How can technology assist in understanding the minds of children? You can gather a lot of insight by talking to a child at length, but that is often not practical in the classroom. Given the constraints of the classroom, technology can provide another set of ways to assess what children are understanding and learning. It allows for continuing evaluation of the classroom lessons.
One example of a new tool is a program called Diagnoser, developed by Jim Minstrell and Earl Huntand at the University of Washington. This program is designed to give teachers insight into a student's conceptual understanding of high school science. The program asks a series of questions, which are designed to test deep understanding. The goal is not to elicit the correct answer, but to understand how the student arrives at the answer they have chosen. Gravity, for example, is one of the modules the program addresses. Gravity is frequently misunderstood, and many students often believe that heavy objects fall more rapidly than light ones. The Diagnoser is designed to ask a series of questions about the behavior of a bowling ball and golf ball -- if both are let go at the same time, which will hit the ground first? -- and then, through a series of questions, the teacher gets an insight into the students' understanding of the basic principles behind their choices. What are their miscomprehensions? With a clear view of his classes' misunderstandings, the teacher can shift emphasis and redesign his instructional plans in mid-course.

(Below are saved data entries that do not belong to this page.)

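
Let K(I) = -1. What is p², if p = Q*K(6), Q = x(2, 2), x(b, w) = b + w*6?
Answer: 196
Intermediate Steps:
x(b, w) = b + 6*w
Q = 14 (Q = 2 + 6*2 = 2 + 12 = 14)
p = -14 (p = 14*(-1) = -14)
p² = (-14)² = 196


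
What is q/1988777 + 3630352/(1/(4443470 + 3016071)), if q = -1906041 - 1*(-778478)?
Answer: 53857591812001900101/1988777 ≈ 2.7081e+13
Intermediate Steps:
q = -1127563 (q = -1906041 + 778478 = -1127563)
q/1988777 + 3630352/(1/(4443470 + 3016071)) = -1127563/1988777 + 3630352/(1/(4443470 + 3016071)) = -1127563*1/1988777 + 3630352/(1/7459541) = -1127563/1988777 + 3630352/(1/7459541) = -1127563/1988777 + 3630352*7459541 = -1127563/1988777 + 27080759588432 = 53857591812001900101/1988777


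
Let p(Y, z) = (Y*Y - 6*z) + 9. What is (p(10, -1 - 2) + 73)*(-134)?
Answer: -26800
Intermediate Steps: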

Technology can also be used in the production of portfolios. There are now available a whole new range of devices that students can use in producing materials for evaluation. Students can use scanners, digital photographs, and computer-generated movies as part of a multi-media portfolio. Speeches, musical performances, and compositions can also be included in appropriate file formats, allowing for the documentation of athletic, dramatic, musical, and other performance-based activities. One of the advantages of a digital, multi-media portfolio is that it can be made available to a variety of communities. It can be designed so it can be reviewed by the student and their teacher, or by their classmates. It can even be placed on the Web, where students work can be made public. This becomes a wonderful opportunity for parents to see and react to their children's classroom work. One major advantage to digital technology is that the work can become part of a larger, broader conversation. Feedback can then be received from an expanding universe of communities.

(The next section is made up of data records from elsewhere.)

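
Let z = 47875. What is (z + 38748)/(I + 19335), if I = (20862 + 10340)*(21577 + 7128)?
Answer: 86623/895672745 ≈ 9.6713e-5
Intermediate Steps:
I = 895653410 (I = 31202*28705 = 895653410)
(z + 38748)/(I + 19335) = (47875 + 38748)/(895653410 + 19335) = 86623/895672745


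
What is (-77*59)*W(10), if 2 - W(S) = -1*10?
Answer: -54516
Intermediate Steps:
W(S) = 12 (W(S) = 2 - (-1)*10 = 2 - 1*(-10) = 2 + 10 = 12)
(-77*59)*W(10) = -77*59*12 = -4543*12 = -54516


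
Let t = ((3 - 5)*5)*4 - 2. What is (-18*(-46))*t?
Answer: -34776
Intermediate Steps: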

Continual feedback between teachers and students generates a way of teaching that is very different from the traditional approach. It becomes more like sailing a ship, with the teacher constantly adjusting course. The goal is set, but the actual path responds to the needs of the individual students. That is a model for what assessment looks like when it occurs continuously during instruction.
Technology is just a new set of tools, which are useful only if they add value to the learning experience.